What then of the university is left to the students?  Ourselves, as it were; this is the philosophy that defines the role of student government at IIT. The only authority that SGA has is over the regulation of student organizations, which is quite important, but does not come close to influencing the actions of our Institute. While it is true that SGA members occasionally advise members of administration, SGA itself (and no student, or student group for that matter) has any decision-making power, shared or autonomous. The administration is fastidious in surveying and soliciting feedback; however, we as students have no way of ensuring that important issues are addressed, or changes made.

In certain cases (the attempted removal of student rights for example) it becomes necessary for the student body to bend administration to their will. Disruption and bad press are among the most effective means to both spread awareness of a problem, and force institutional action. This policy serves to further limit student agency, at a point where I didn’t think there was much left to limit. By intimidating potential actors with the promise of disciplinary action for simply wanting change, this policy seeks to kill student organization far in advance, strangling even the dim hope that someday there will be a popular movement at IIT to change something. That’s how this little piece of administrivia makes me feel: hopeless.

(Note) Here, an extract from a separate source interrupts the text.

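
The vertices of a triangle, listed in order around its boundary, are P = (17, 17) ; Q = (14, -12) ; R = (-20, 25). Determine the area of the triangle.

Apply the shoelace (surveyor's) formula: 2A = Σ (x_i·y_{i+1} − x_{i+1}·y_i), indices taken mod 3.
Σ = (-442) + (110) + (-765) = -1097
Area = |Σ|/2 = 548.5.

548.5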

This comes in the midst of an election that has abandoned all pretense of being related to policy, effectively reducing citizens’ roles in government to that of consumers and perpetuators (don’t forget to like and subscribe) of spectacle and scandal. The message of either campaign is clear: you will take what we give you; because you wouldn’t want the other one to win, would you? IIT’s administration, much like the US government, feels no need to include its substituents as participants; in fact, our silence makes their jobs easier. If we don’t make noise, they don’t have to come check on baby. That kind of relationship allows for s**t to pile up.

In the university we cannot afford to be only passive consumers, if only because then no change will ever be made to benefit the students. The free market notion of voting with your dollars doesn’t work here; none of us will up and leave our university to start fresh somewhere else because we didn’t like something about it. We simply don’t have that kind of financial security.  We’re a generation that shoulders astronomical debt before we can legally drink. And while this situation is not of IIT’s making, it doesn’t seem that they have any qualms about reaping the benefits of this trend. When something like this comes along, it makes me question: are we not already so thoroughly owned? IIT already has most of us for the next ten years of our incomes; do they also need to own our scholastic agency and hopes for shaping the future of this institute?

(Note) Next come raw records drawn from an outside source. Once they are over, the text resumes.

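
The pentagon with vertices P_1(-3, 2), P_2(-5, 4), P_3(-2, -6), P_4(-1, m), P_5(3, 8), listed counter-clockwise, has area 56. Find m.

-12

Write out the shoelace sum; only the two edges meeting at P_4 involve m:
2·Area = [((-2)·m − (-1)·(-6)) + ((-1)·8 − 3·m)] + 66
       = -5·m + 52 = 112
⇒ m = -12.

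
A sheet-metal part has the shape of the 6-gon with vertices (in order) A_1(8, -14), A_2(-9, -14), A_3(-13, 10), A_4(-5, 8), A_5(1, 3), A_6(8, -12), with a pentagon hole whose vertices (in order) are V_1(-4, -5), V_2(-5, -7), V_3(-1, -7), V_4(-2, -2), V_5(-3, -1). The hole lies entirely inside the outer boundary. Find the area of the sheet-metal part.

Outer boundary:
Apply the surveyor's formula: 2A = Σ (x_i·y_{i+1} − x_{i+1}·y_i), indices taken mod 6.
Σ = (-238) + (-272) + (-54) + (-23) + (-36) + (-16) = -639
Area = |Σ|/2 = 319.5.
Hole:
Apply the shoelace formula: 2A = Σ (x_i·y_{i+1} − x_{i+1}·y_i), indices taken mod 5.
Σ = (3) + (28) + (-12) + (-4) + (11) = 26
Area = |Σ|/2 = 13.
Net area = 319.5 − 13 = 306.5.

306.5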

This kind of policy makes me question my value to IIT. Am I no more than the debt that I can take on, the numbers that I can put up in donations after I graduate? Is our voice as students so worthless to administration that this kind of silencing can be codified, and are we so beaten down as a generation that we will stand idly by while it happens? I’m a hopeless man, so it is apparent to me that the answer is yes. But I would so love to be proven wrong by the unified actions of the students.